As the National Director of Torah Umesorah, the National Association for Hebrew Day Schools, Dr. Joseph Kaminetsky was charged by Reb Shraga Feivel Mendlowitz, Rabbi Aharon Kotler, and their peers with making an impossible dream come true: that there would be a yeshiva or day school in every Jewish community of five thousand or more.
The familiar Jewish simile of the time was that America was a Torah desert, but that term does not nearly capture the reality. A desert is passive; the bulk of American Jewry fought the concept of day school education tooth and nail. American Jewish parents were good and caring people -- but they wanted their children to be part of the American success story. The immigrant generation had suffered enough; America was a melting pot and Jewish boys and girls would be its ingredients!
Until Dr. Kaminetsky was drafted to lead the battle for Jewish survival.

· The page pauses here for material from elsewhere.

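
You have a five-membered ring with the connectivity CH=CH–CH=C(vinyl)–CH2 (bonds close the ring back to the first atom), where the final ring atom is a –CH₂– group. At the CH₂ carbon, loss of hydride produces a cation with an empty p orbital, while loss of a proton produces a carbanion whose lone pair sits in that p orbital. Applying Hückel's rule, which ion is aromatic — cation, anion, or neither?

The anion

Once that carbon is sp², every ring atom has a p orbital and both ions are fully conjugated.
Cation: 2 × 2 + 0 = 4 π electrons → 4(1), antiaromatic.
Anion: 2 × 2 + 2 = 6 π electrons → 4(1)+2, aromatic.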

He had grown up with great mentors. He counted some of the wisest and greatest Torah figures of the day as his teachers, his role models. He was a doctor of education, a spellbinding orator, a man of captivating charm and overpowering idealism, of boundless energy, and with a vision that could not be dimmed by adversity.
Today we take day schools and yeshivos for granted -- and that is Doctor Joe’s greatest testimonial, because he made it happen.
In this memoir he looks back. With him we meet the great men who inspired him, the colleagues who struggled with him, the opponents who failed to break him.
In this warm book, we become his companions and friends. And when we turn the last page, we want to shake his hand and say thank you for our future.